Designing the Cash and Counseling demonstration and evaluation

Health Services Research, Feb, 2007 by Pamela Doty, Kevin J. Mahoney, Lori Simon-Rusinowitz

Nevertheless, the decision to base budget neutrality calculations on PMPM treatment-control group comparisons remained fraught with unforeseen difficulties for states. Under the standard budget-neutrality protocol, state Medicaid program administrators know in advance the waiver cost caps they cannot exceed. This is a clear managerial advantage. Had the standard approach been used in CCDE, program administrators could easily have set the dollar value of the CCDE allowance so as not to exceed the preestablished PMPM cost limits.

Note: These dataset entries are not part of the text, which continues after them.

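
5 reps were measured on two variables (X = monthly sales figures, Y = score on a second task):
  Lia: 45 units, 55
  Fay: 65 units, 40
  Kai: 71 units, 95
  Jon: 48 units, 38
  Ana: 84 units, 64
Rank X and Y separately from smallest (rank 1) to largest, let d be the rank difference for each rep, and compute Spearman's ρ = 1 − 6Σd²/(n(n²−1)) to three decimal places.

Ranks of variable 1: 1, 3, 4, 2, 5
Ranks of variable 2: 3, 2, 5, 1, 4
d = r₁ − r₂: -2, 1, -1, 1, 1
d²: 4, 1, 1, 1, 1; Σd² = 8
ρ = 1 − 6·8/(5·24) = 1 − 48/120 = 0.600

0.600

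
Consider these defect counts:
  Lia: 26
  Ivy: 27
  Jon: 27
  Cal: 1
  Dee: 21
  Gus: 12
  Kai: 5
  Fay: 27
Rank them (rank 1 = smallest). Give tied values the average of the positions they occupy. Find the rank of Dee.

Sorted (ascending): 1, 5, 12, 21, 26, 27, 27, 27
The 3 values of 27 occupy positions 6–8 → average rank 7.
Dee has value 21 → rank 4.

4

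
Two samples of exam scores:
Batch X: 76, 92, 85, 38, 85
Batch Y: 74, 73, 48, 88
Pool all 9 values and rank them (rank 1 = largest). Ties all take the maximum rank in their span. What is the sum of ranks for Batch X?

Sorted (descending): 92, 88, 85, 85, 76, 74, 73, 48, 38
The 2 values of 85 occupy positions 3–4 → each gets rank 4.
Batch X values → pooled ranks: 76→5, 92→1, 85→4, 38→9, 85→4
Rank sum = 5 + 1 + 4 + 9 + 4 = 23

23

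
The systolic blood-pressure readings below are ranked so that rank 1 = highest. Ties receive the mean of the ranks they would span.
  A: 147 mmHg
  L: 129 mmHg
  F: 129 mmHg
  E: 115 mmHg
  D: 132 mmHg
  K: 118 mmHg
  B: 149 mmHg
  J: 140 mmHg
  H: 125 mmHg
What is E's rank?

9

Sorted (descending): 149, 147, 140, 132, 129, 129, 125, 118, 115
The 2 values of 129 occupy positions 5–6 → average rank (5+6)/2 = 5.5.
E has value 115 mmHg → rank 9.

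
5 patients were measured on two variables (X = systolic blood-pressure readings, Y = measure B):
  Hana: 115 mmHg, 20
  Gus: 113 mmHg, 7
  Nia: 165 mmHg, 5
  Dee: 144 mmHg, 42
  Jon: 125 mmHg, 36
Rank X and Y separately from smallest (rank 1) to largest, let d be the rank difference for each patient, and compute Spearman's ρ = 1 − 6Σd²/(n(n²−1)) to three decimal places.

0.000

Ranks of variable 1: 2, 1, 5, 4, 3
Ranks of variable 2: 3, 2, 1, 5, 4
d = r₁ − r₂: -1, -1, 4, -1, -1
d²: 1, 1, 16, 1, 1; Σd² = 20
ρ = 1 − 6·20/(5·24) = 1 − 120/120 = 0.000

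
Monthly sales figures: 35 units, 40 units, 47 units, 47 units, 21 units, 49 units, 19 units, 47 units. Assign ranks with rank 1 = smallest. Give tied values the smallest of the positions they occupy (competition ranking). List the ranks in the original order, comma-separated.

3, 4, 5, 5, 2, 8, 1, 5

Sorted (ascending): 19, 21, 35, 40, 47, 47, 47, 49
The 3 values of 47 occupy positions 5–7 → each gets rank 5.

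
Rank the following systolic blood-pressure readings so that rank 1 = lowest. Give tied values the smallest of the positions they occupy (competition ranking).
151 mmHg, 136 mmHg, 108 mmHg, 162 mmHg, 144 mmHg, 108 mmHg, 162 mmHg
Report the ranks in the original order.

Sorted (ascending): 108, 108, 136, 144, 151, 162, 162
The 2 values of 108 occupy positions 1–2 → each gets rank 1.
The 2 values of 162 occupy positions 6–7 → each gets rank 6.

5, 3, 1, 6, 4, 1, 6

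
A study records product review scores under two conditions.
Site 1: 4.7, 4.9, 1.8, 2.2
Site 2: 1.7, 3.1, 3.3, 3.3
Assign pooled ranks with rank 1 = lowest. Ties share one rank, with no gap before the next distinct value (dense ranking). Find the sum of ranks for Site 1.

18

Sorted (ascending): 1.7, 1.8, 2.2, 3.1, 3.3, 3.3, 4.7, 4.9
The 2 values of 3.3 share dense rank 5.
Remaining distinct values take the next consecutive integers.
Site 1 values → pooled ranks: 4.7→6, 4.9→7, 1.8→2, 2.2→3
Rank sum = 6 + 7 + 2 + 3 = 18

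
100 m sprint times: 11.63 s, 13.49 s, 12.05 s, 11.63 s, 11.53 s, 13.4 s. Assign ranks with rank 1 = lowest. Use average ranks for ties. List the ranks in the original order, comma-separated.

Sorted (ascending): 11.53, 11.63, 11.63, 12.05, 13.4, 13.49
The 2 values of 11.63 occupy positions 2–3 → average rank (2+3)/2 = 2.5.

2.5, 6, 4, 2.5, 1, 5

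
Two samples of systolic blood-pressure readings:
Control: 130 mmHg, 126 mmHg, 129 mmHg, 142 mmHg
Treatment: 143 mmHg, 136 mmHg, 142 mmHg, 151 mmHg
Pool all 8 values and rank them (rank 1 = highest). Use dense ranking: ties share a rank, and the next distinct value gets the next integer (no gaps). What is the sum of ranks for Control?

Sorted (descending): 151, 143, 142, 142, 136, 130, 129, 126
The 2 values of 142 share dense rank 3.
Remaining distinct values take the next consecutive integers.
Control values → pooled ranks: 130→5, 126→7, 129→6, 142→3
Rank sum = 5 + 7 + 6 + 3 = 21

21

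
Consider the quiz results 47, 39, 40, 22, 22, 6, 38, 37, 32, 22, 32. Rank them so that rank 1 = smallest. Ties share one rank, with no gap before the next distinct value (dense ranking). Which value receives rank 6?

Sorted (ascending): 6, 22, 22, 22, 32, 32, 37, 38, 39, 40, 47
The 3 values of 22 share dense rank 2.
The 2 values of 32 share dense rank 3.
Remaining distinct values take the next consecutive integers.
Rank 6 → value 39.

39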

Instead, because budget neutrality would be judged by comparing treatment/control group actual costs retrospectively, CCDE project managers had to try to predict what percentage of their authorized services control group members would actually receive. State project managers were advised to research the average shortfall between authorized services and actual services delivered in a recent period (in other words, they were to compare expected versus actual costs) and to discount CCDE allowances accordingly.

In retrospect, the CCDE management team and the states did not take sufficiently into account the possible implications of self-selection on control group costs. All demonstration enrollees were volunteers. It seems quite likely that some of them may have been motivated to join the demonstration because they were dissatisfied with traditional Medicaid services for one reason or another. If their reasons included greater-than-average difficulty accessing traditional services, then CCDE volunteers randomized to the control group would use fewer traditional services, and have lower home care expenditures, than would be reflected in states' calculations of authorized or expected costs.

In any case, the question of whether and by how much to discount CCDE allowances to adjust for the authorized services that control group members would not receive from traditional service providers presented state program administrators with a dilemma. On one hand, states could not afford to incur the financial penalties CMS would impose if they failed to satisfy the budget neutrality test. On the other hand, if they discounted CCDE allowances too steeply, they could undercut the potential of CCDE to offer some Medicaid beneficiaries a means of overcoming the access and quality problems they experienced in the traditional service system.

There was much discussion and debate over whether discounting was indeed necessary to assure federal waiver budget neutrality and was justifiable administratively (i.e., procedurally fair). Florida and Arkansas officials chose to apply discounts. Arkansas, the state with the least generous Medicaid personal care benefits, actually applied the steepest discounts. Over the course of the demonstration, the Arkansas discount had to be increased because the shortfall between authorized and delivered services for control group members proved to be much greater than expected (and much greater in Arkansas than in either New Jersey or Florida). New Jersey officials elected not to discount benefits; they concluded that consumers typically received benefits quite close to what was authorized, on average, and hoped to get enough savings from reducing administrative overhead to make benefit discounts unnecessary.